Prefer calloc over malloc + memset
To zero the objects, choose your constructors wisely.
You can overload new operator to return zeroed memory. (Overload new for a class or globally as per your requirement) This overloaded new should zero the bytes allocated.
I'm having trouble transferring some data contained in a vector between my functions. The situation is as follows:
void generateObjects(std::vector<MyClass> &objects)
{
objects.clear();
//Fill objects vector
std::vector<MyClass> p;
//This 4-line pattern is repeated a number of times to generate all objects and store them in variable 'objects'
p.clear();
generateSomeOfTheObjects(p); //p is again passed by ref. in/out parameter
for(uint j = 0; j < p.size(); p++){
objects.push_back(p[j]);
}
//Print some members of the objects - works fine
for(uint i = 0; i < objects.size(); i++){
printf("%f ",objects[i].mymember->myElm);
}
}
int main()
{
std::vector<MyClass> objects;
generateObjects(objects);
//Print size of vector - size is correct it is the same as it is in generateObjects func
printf("%lu\n",objects.size());
//Again print members of the objects - some members are retained after the function call, some are lost.
//The one below doesn't work, mymember is a pointer to another object and its member myElm seems not initialized.
for(uint i = 0; i < objects.size(); i++){
printf("%f ",objects[i].mymember->myElm);
}
//Here I need to pass the objects to another read-only function
...
}
I have searched the internet for similar cases and actually found many, but I couldn't apply the same fixes to my code. I'm trying to reach a member of an object pointed to by a member of a MyClass instance (objects[i].mymember->myElm) What possibly am I missing here?
Probably the error lies in the implementation of MyClass. I'd say that this class contains some pointer that is initialized with the address of a local variable, so when you return from some of the functions that pointer points to a destroyed object.
That would undefined behavior but it may work by chance. When you return from the first function, the stack memory is finally overwritten and your data is lost.

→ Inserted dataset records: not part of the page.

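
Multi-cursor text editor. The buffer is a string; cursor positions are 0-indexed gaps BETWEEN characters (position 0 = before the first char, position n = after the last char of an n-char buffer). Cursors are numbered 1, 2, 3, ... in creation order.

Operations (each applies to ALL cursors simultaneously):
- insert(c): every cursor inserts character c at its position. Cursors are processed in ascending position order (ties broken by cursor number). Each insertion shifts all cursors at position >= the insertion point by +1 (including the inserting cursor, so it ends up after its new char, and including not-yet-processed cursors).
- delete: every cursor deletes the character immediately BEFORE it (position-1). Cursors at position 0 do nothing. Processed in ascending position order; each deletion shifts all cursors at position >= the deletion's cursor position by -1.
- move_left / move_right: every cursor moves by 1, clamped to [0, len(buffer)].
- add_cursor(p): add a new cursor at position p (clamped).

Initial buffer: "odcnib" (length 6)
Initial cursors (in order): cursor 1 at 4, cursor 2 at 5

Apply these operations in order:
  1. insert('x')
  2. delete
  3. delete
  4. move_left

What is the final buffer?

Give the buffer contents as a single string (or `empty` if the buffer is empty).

Answer: odcb

Derivation:
After op 1 (insert('x')): buffer="odcnxixb" (len 8), cursors c1@5 c2@7, authorship ....1.2.
After op 2 (delete): buffer="odcnib" (len 6), cursors c1@4 c2@5, authorship ......
After op 3 (delete): buffer="odcb" (len 4), cursors c1@3 c2@3, authorship ....
After op 4 (move_left): buffer="odcb" (len 4), cursors c1@2 c2@2, authorship ....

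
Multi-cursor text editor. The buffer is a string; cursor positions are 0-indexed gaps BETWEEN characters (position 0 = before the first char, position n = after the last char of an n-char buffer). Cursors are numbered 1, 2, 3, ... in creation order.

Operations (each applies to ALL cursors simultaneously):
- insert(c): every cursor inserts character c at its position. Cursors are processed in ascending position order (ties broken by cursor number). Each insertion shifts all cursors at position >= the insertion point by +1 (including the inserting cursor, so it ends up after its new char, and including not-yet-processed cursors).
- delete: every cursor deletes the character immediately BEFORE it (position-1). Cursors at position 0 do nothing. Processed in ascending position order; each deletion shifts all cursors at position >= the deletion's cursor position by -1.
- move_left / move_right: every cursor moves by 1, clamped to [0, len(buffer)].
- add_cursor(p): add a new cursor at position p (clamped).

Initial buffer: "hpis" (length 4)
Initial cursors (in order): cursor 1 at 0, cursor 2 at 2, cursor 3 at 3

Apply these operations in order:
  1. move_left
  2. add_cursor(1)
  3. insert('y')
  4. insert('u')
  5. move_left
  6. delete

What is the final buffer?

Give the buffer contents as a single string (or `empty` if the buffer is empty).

Answer: uhyupuis

Derivation:
After op 1 (move_left): buffer="hpis" (len 4), cursors c1@0 c2@1 c3@2, authorship ....
After op 2 (add_cursor(1)): buffer="hpis" (len 4), cursors c1@0 c2@1 c4@1 c3@2, authorship ....
After op 3 (insert('y')): buffer="yhyypyis" (len 8), cursors c1@1 c2@4 c4@4 c3@6, authorship 1.24.3..
After op 4 (insert('u')): buffer="yuhyyuupyuis" (len 12), cursors c1@2 c2@7 c4@7 c3@10, authorship 11.2424.33..
After op 5 (move_left): buffer="yuhyyuupyuis" (len 12), cursors c1@1 c2@6 c4@6 c3@9, authorship 11.2424.33..
After op 6 (delete): buffer="uhyupuis" (len 8), cursors c1@0 c2@3 c4@3 c3@5, authorship 1.24.3..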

UPDATE: Thanks to the insight by #chris in the comments below, the most likely reason is that your MyClass does not have a copy constructor, but it does have a pointer member.
Something like this:
class MyClass
{
public:
Member *mymember;
MyClass()
{
mymember = new Member;
}
~MyClass()
{
delete mymember;
}
};
Now what happens if you use the compiler generated default copy constructor (or the copy operator)?
void foo()
{
MyClass a;
{
MyClass b(a);
}
//a.mymember is no longer valid
}
Both a and b share the same pointer mymember, so when one of them is destroyed, the mymember is deleted and the other one holds a dangling pointer.

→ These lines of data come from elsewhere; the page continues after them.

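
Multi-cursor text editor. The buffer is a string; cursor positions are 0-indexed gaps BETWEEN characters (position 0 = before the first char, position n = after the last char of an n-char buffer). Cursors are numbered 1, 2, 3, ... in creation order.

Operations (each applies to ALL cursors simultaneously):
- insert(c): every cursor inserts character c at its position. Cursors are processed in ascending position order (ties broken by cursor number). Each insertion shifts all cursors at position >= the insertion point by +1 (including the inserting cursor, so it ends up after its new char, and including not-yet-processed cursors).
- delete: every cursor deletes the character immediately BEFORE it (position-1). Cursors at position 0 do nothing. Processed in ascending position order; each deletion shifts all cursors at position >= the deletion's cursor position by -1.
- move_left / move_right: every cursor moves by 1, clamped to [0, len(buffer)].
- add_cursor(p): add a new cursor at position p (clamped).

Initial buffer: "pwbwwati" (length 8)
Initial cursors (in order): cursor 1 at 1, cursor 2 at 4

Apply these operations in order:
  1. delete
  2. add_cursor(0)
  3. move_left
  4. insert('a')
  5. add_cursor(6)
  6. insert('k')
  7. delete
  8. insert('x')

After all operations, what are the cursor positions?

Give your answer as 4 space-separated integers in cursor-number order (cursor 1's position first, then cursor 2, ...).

After op 1 (delete): buffer="wbwati" (len 6), cursors c1@0 c2@2, authorship ......
After op 2 (add_cursor(0)): buffer="wbwati" (len 6), cursors c1@0 c3@0 c2@2, authorship ......
After op 3 (move_left): buffer="wbwati" (len 6), cursors c1@0 c3@0 c2@1, authorship ......
After op 4 (insert('a')): buffer="aawabwati" (len 9), cursors c1@2 c3@2 c2@4, authorship 13.2.....
After op 5 (add_cursor(6)): buffer="aawabwati" (len 9), cursors c1@2 c3@2 c2@4 c4@6, authorship 13.2.....
After op 6 (insert('k')): buffer="aakkwakbwkati" (len 13), cursors c1@4 c3@4 c2@7 c4@10, authorship 1313.22..4...
After op 7 (delete): buffer="aawabwati" (len 9), cursors c1@2 c3@2 c2@4 c4@6, authorship 13.2.....
After op 8 (insert('x')): buffer="aaxxwaxbwxati" (len 13), cursors c1@4 c3@4 c2@7 c4@10, authorship 1313.22..4...

Answer: 4 7 4 10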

That's why we have the rule of three. It states:
Whenever you define a non-default destructor, you most likely will want also a non-default copy-constructor and a non-default copy-operator.

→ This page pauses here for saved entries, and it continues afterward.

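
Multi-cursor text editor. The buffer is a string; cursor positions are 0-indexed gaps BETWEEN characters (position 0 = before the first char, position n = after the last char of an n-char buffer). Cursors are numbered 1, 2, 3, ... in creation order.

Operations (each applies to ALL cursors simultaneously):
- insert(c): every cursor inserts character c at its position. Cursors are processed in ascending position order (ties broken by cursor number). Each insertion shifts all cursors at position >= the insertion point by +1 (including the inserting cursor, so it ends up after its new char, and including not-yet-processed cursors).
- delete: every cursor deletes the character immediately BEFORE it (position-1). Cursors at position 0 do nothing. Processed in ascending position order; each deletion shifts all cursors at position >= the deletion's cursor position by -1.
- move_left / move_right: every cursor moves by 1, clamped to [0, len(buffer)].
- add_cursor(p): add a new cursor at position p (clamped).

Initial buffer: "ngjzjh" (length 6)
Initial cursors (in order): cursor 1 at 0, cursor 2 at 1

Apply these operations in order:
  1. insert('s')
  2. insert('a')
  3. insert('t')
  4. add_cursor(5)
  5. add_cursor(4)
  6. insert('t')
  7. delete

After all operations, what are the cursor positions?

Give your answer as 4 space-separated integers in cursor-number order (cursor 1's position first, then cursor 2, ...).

Answer: 3 7 5 4

Derivation:
After op 1 (insert('s')): buffer="snsgjzjh" (len 8), cursors c1@1 c2@3, authorship 1.2.....
After op 2 (insert('a')): buffer="sansagjzjh" (len 10), cursors c1@2 c2@5, authorship 11.22.....
After op 3 (insert('t')): buffer="satnsatgjzjh" (len 12), cursors c1@3 c2@7, authorship 111.222.....
After op 4 (add_cursor(5)): buffer="satnsatgjzjh" (len 12), cursors c1@3 c3@5 c2@7, authorship 111.222.....
After op 5 (add_cursor(4)): buffer="satnsatgjzjh" (len 12), cursors c1@3 c4@4 c3@5 c2@7, authorship 111.222.....
After op 6 (insert('t')): buffer="sattntstattgjzjh" (len 16), cursors c1@4 c4@6 c3@8 c2@11, authorship 1111.423222.....
After op 7 (delete): buffer="satnsatgjzjh" (len 12), cursors c1@3 c4@4 c3@5 c2@7, authorship 111.222.....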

Now you have to decide if you want to share the ownership of the mymember or if you want to copy it. The first one is best done with smart pointers (shared_ptr) and the second one with deep copy.
For example, deep copy:
class MyClass
{
public:
Member *mymember;
MyClass()
{
mymember = new Member;
}
MyClass(const MyClass &c)
{
mymember = new Member(c.mymember);
}
MyClass &operator=(const MyClass &c)
{
if (this != &c) //be aware of self-copy
{
delete mymember;
mymember = new Member(c.mymember);
}
return *this;
}
~MyClass()
{
delete mymember;
}
};
And with shared pointers:
class MyClass
{
public:
std::shared_ptr<Member> mymember; //or boost::shared_ptr if old compiler
MyClass()
:mymember(new Member)
{
}
//no custom-made destructor -> no rule of 3
};
Perhaps unrelated to you question, but this:
void generateObjects(std::vector<MyClass> &objects)
{
objects.clear();
std::vector<MyClass> p;
p.clear();
generateSomeOfTheObjects(p);
for(uint j = 0; j < p.size(); p++){
objects.push_back(p[j]);
}
for(uint i = 0; i < objects.size(); i++){
printf("%f ",objects[i].mymember->myElm);
}
}
Is the same as this:
void generateObjects(std::vector<MyClass> &objects)
{
objects.clear();
generateSomeOfTheObjects(objects);
std::reverse(objects.begin(), objects.end());
for(uint i = 0; i < objects.size(); i++) {
printf("%f ",objects[i].mymember->myElm);
}
}
You copy issues, as #rodrigo mentioned, is that you are not doing deep copies with your copy constructors.